Par contre, ce que l'on découvre aujourd'hui, et c'est ce que montre l'étude, c'est que l'impact financier est plus négatif pour certains que pour d'autres. Et cela, notamment parce que les clés de répartition qui ont été utilisées, par exemple les fameux 80/20 pour partager entre francophones et Flamands de Bruxelles, ne collent pas parfaitement à la réalité.

Selon les calculs présentés ce mardi, il manquerait aux Wallons, que ce soit pour les politiques régionales ou communautaires transférées, 318 millions par an.

Et si c'est sans effet dans l'immédiat, parce qu'il y a un mécanisme de compensation, dès qu'il cessera, le déficit des moyens va croître.

Les allocations familiales

Ce qui est prévu, c'est de partager la dotation fédérale, qui est de l'ordre de 6 milliards et demi, entre les 3 régions au prorata du nombre d'enfants de moins de 18 ans. Une solution qui ne tient pas compte du poids des enfants de plus de 18 ans qui peuvent encore bénéficier d'allocations familiales parce qu'ils sont aux études. Et cela ne tient pas compte non plus des allocations familiales frappées d'un taux majoré, pour raisons sociales par exemple ou pour handicap; pour les orphelins; ou les familles monoparentales.

Et il se fait que, par exemple, les 18-24 ans sont plus nombreux en Wallonie et surtout, les bénéficiaires de taux majorés beaucoup plus nombreux à Bruxelles et en Wallonie. Les francophones y perdraient 53 millions, là ou les Flamands gagneraient dans le transfert 53 millions de moyens supplémentaires. Il y a fort à parier, pour qu'on puisse dire qu'un enfant francophone égale un enfant flamand, qu'il faille repenser par exemple les taux majorés. 53 millions, ce n'est pas énorme, sur un peu plus de 2 milliards 100 millions d'allocations francophones, en plus, ce sera compensé par le fédéral dans un premier temps, mais à terme, de nouveau, cela deviendra un souci.

Les coûts cachés

Un petit exemple: pour les fonctionnaires fédéraux du SPF santé Publique qui sont transférés dans les régions, leur nouvel employeur va devoir cotiser pour leurs pensions. Une charge nouvelle pour la Wallonie de 678 000 euros. Et elle n'est pas financée dans le transfert.
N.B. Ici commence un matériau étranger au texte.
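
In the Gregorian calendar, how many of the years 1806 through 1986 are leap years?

Multiples of 4 in [1806,1986]: 45.
Of those, multiples of 100: 1 (not leap unless ÷400).
Multiples of 400: 0.
Leap years = 45 − 1 + 0 = 44.

44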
Ou bien le fait de constituer trois administrations des allocations familiales, avec par exemple de gros investissements informatiques, ça coûtera plus cher qu'une seule. De même, les coûts d'émission des titres services par Sodexo sont plus élevés lorsqu'ils sont destinés à une population plus réduite, comme à Bruxelles où le prix d'émission est passé de 0,1210€, c'est à dire son prix "fédéral" lorsqu'ils étaient émis pour l'ensemble du pays, à 0,2359€ pour la seule clientèle bruxelloise.

Ce n'est évidemment pas par hasard que c'est le parti Défi, les ex-FDF, qui sort aujourd'hui cette étude. En 2011, ils étaient opposés à cette 6ème réforme de l'état, à cause de la scission de BHV, mais aussi à cause de l'impact qu'il pressentait de cette loi de financement.

Alors, le francophones ont peut-être intérêt à demander quelques rectifications dans tous ces dispositifs. Mais, ça supposerait un nouveau round institutionnel, et, là, ce n'est pas sûr que les francophones aient fort envie de s'y risquer.